Attentive and non-attentive perception of familiar and unfamiliar vowels

Deguchi, C. 1 , Besson, M. 2 , Boureux, M. 1 , Sarlo, M. 1 & Colombo, L. 1

1 Dipartimento di Psicologia Generale, Padova University, Padova, Italy
2 Institut de Neurosciences Cognitives de la Méditerranée, CNRS, Marseille, France

We investigated attentive and non-attentive auditory processing of familiar and unfamiliar vowels in Italian native speakers using the Event-related potentials (ERPs). An auditory odd-ball sequence including 4 vowels (/u/ as standard, and /o/, /y/ and /ø/ as deviants), each spoken by different speakers, was presented, while participants watched a silent movie (Passive condition) and discriminated deviant vowels (Active condition). Importantly, /u/ and /o/ belong to the phonemic inventory of Italian, and are phonologically distinctive, while /y/ and /ø/ exist only as dialectal allophones.

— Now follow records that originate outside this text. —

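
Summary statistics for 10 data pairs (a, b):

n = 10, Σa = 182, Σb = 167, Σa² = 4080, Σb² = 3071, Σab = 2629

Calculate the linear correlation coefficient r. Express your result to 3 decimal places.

-0.882

r = (nΣab − ΣaΣb) / √[(nΣa² − (Σa)²)(nΣb² − (Σb)²)]
Numerator: 10×2629 − 182×167 = -4104
Denominator: √[(40800 − 33124)(30710 − 27889)] = √[7676 × 2821] = 4653.3854
r = -4104 / 4653.3854 ≈ -0.882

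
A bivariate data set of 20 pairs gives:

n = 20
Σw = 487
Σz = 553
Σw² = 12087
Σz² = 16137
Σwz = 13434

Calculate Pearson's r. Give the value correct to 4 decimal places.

-0.0717

r = (nΣwz − ΣwΣz) / √[(nΣw² − (Σw)²)(nΣz² − (Σz)²)]
Numerator: 20×13434 − 487×553 = -631
Denominator: √[(241740 − 237169)(322740 − 305809)] = √[4571 × 16931] = 8797.2496
r = -631 / 8797.2496 ≈ -0.0717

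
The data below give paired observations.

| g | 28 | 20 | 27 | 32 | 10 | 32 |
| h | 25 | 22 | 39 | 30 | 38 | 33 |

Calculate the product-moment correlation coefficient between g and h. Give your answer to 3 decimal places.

n = 6, Σg = 149, Σh = 187, Σg² = 4061, Σh² = 6063, Σgh = 4589
nΣgh − ΣgΣh = 27534 − 27863 = -329
nΣg² − (Σg)² = 24366 − 22201 = 2165; nΣh² − (Σh)² = 36378 − 34969 = 1409
r = -329 / √(2165 × 1409) = -329 / 1746.5638 ≈ -0.188

-0.188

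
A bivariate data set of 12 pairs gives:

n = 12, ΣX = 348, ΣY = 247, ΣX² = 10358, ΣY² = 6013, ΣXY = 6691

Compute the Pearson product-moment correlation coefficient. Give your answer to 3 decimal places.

r = (nΣXY − ΣXΣY) / √[(nΣX² − (ΣX)²)(nΣY² − (ΣY)²)]
Numerator: 12×6691 − 348×247 = -5664
Denominator: √[(124296 − 121104)(72156 − 61009)] = √[3192 × 11147] = 5964.9999
r = -5664 / 5964.9999 ≈ -0.950

-0.950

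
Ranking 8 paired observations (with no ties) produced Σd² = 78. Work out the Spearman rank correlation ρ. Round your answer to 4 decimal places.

ρ = 1 − 6Σd² / [n(n²−1)] = 1 − 6×78 / (8×63)
  = 1 − 468/504 = 1 − 0.92857 ≈ 0.0714

0.0714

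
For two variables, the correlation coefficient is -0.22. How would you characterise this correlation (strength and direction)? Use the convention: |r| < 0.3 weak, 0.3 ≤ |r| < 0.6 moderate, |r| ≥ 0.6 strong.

r = -0.22 < 0 so the relationship is negative.
|r| = 0.22, which falls in the weak range.

weak negative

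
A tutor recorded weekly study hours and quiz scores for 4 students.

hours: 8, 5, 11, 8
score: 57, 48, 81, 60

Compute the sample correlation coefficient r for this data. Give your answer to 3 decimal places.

0.965

n = 4, Σx = 32, Σy = 246, Σx² = 274, Σy² = 15714, Σxy = 2067
nΣxy − ΣxΣy = 8268 − 7872 = 396
nΣx² − (Σx)² = 1096 − 1024 = 72; nΣy² − (Σy)² = 62856 − 60516 = 2340
r = 396 / √(72 × 2340) = 396 / 410.4632 ≈ 0.965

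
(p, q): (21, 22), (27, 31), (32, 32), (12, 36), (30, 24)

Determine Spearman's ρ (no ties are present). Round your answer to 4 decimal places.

Rank p: 2, 3, 5, 1, 4
Rank q: 1, 3, 4, 5, 2
d = rank(p) − rank(q): 1, 0, 1, -4, 2; Σd² = 22
ρ = 1 − 6Σd² / [n(n²−1)] = 1 − 6×22 / (5×24) = 1 − 132/120 ≈ -0.1000

-0.1000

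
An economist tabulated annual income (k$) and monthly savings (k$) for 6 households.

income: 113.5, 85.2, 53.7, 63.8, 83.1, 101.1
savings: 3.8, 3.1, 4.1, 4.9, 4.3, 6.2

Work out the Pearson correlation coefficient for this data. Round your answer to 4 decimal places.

n = 6, Σx = 500.4, Σy = 26.4, Σx² = 44222.24, Σy² = 121.8, Σxy = 2212.36
nΣxy − ΣxΣy = 13274.16 − 13210.56 = 63.6
nΣx² − (Σx)² = 265333.44 − 250400.16 = 14933.28; nΣy² − (Σy)² = 730.8 − 696.96 = 33.84
r = 63.6 / √(14933.28 × 33.84) = 63.6 / 710.8742 ≈ 0.0895

0.0895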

In the F1-F2 acoustic space, the deviant vowels differed from the standard in different dimensions; F1 for /o/, F2 for /y/ and both F1/F2 for /ø/. Previous studies showed that the mismatch negativity (MMN) indexes pre-attentive categorization of vowels based on long-term memory traces for the native phonemes (Näätänen et al., 1997; Deguchi et al., 2010). We were interested in investigating if the patterns of components elicited by familiar and unfamiliar vowels, in the passive condition, or under attentional focus in the active discrimination task, differ, and how (Sussman et al., 2004).
Results showed no clear MMN, but in the Passive condition the P3a and RON were elicited by unfamiliar vowels (/y/ and /ø/) reflecting involuntary attention switch (Escera et al., 2000). In the Active condition, discrimination accuracy was higher for /ø/ than the other deviants showing contribution of both acoustic dimensions (F1 and F2). The N2, P3 and N4 components differed in amplitude and latency between vowels reflecting complex interactions between the native phonemic inventory and perceptual discriminability of speech sounds. Overall results suggest that the sequence of familiar and unfamiliar vowels including acoustically variable tokens did not induce automatic linguistic-mode categorization, but unfamiliar vowels evoked novelty effect requiring additional resources and different cognitive processes compared with familiar vowels.